The result for your transmitter will tell you how far away it is (in miles), what its transmit power is and it will also state what sort of aerial you need. If you can run your postcode through the checker and then post back with the results, we can advise you further. :)

mostlymase
19-04-2009, 22:01
Crikey I'm not sure what to make of it all - I typed in my grid reference from multimap (TQ312827) and it came up with quite a few numbers and letters I couldn't make head nor tail of.
Seems to be an Amplified extra hi-gain or set-top box being recommended but I thought the aerial I had should fit that bill?

Graham M
19-04-2009, 22:13
Not a chance unless you are in a high signal area i'm afraid

mostlymase
19-04-2009, 22:16
Rats - so is there anything I can get to pick up reception?

Chris
19-04-2009, 23:10
Crikey I'm not sure what to make of it all - I typed in my grid reference from multimap (TQ312827) and it came up with quite a few numbers and letters I couldn't make head nor tail of.
Seems to be an Amplified extra hi-gain or set-top box being recommended but I thought the aerial I had should fit that bill?

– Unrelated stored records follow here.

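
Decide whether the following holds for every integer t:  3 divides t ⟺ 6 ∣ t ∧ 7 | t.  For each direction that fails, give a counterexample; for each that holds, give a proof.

Not equivalent: only (⇐) holds.

(⟹) This fails: take t = 3. Certainly 3 ∣ 3, but 6 ∤ 3.

(⟸) Suppose 6 ∣ t and 7 ∣ t. Any common multiple of 6 and 7 is a multiple of their lcm; here gcd(6, 7) = 1, so lcm(6, 7) = 6·7 = 42, so 42 ∣ t. Since 3 ∣ 42, it follows that 3 ∣ t.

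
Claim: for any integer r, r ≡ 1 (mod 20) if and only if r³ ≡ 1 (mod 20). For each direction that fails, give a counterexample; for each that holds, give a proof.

[⇒] Suppose r ≡ 1 (mod 20). Write r = 20j + 1. Then (20j + 1)³ = 8000j³ + 1200j² + 60j + 1 = 20(400j³ + 60j² + 3j) + 1, so r³ ≡ 1 (mod 20).

[⇐] Conversely, suppose r³ ≡ 1 (mod 20). The only residue r in {0, …, 19} with r³ ≡ 1 (mod 20) is r = 1, so r ≡ 1 (mod 20).

Both implications hold.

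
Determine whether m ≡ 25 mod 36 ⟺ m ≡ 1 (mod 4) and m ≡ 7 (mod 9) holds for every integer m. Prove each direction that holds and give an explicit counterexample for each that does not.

The biconditional holds.

(⟹) Suppose m ≡ 25 (mod 36); write m = 36j + 25. Since 4 ∣ 36, reducing mod 4 gives m ≡ 25 ≡ 1 (mod 4); since 9 ∣ 36, reducing mod 9 gives m ≡ 25 ≡ 7 (mod 9).

(⟸) Conversely, if m ≡ 1 (mod 4) and m ≡ 7 (mod 9), then by the Chinese remainder theorem m ≡ 25 (mod 36). This is exactly m ≡ 25 (mod 36).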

You need a set-top aerial if you're pointing it at Crystal Palace, or an Amplified Extra High Gain if you're pointing at Reigate. You have a set-top aerial so you need to use Crystal Palace. And that should be that - it should work just fine. However that predictor can't allow for any very local factors that might be messing up your reception. Are there any tall buildings right in your line of sight, or are you trying to point the aerial inwards through your house?

mostlymase
20-04-2009, 17:58
yeah this could be the problem because we are central-ish London so there could well be skyscrapers in between - in addition to the aerial pointing through the house.
Are there any super high performance aerials around at all?

Chris
20-04-2009, 18:30
It sounds like you have already bought a super-high-performance aerial, but there does come a point where you just have to accept the laws of physics are conspiring against you and buy one for your roof instead. Or is that impossible in your case?

Matth
20-04-2009, 23:10
Try lining up the aerial on analog, it doesn't always give perfect aim for the digital, but unless the channels are already set, you cannot hunt for digital using a digital tuner.

mostlymase
21-04-2009, 11:48
We're in a flat block - so not great on the external aerial front.
As for lining it up on analogue - I'm not even sure how I'd do that.
My Toshiba has built in freeview and I've only ever been auto tuning with this set up. Not sure what I'd do with a custom attempt.

Matth
22-04-2009, 23:34
Presumably the TV still has analog tuning (Some have a seperate antenna socket for it).

Plug the antenna in for analog, and execute an analog tuning setup with the antennap pointed in more or less the right direction.

If it gets anything, then hunt with aiming and position for best signal, then transfer to the digital socket and try digital setup.

If it gets anything, then try to get a running strength/quality display up and try to re-aim for best, or just twiddle to minimize freezes and sound squeaks.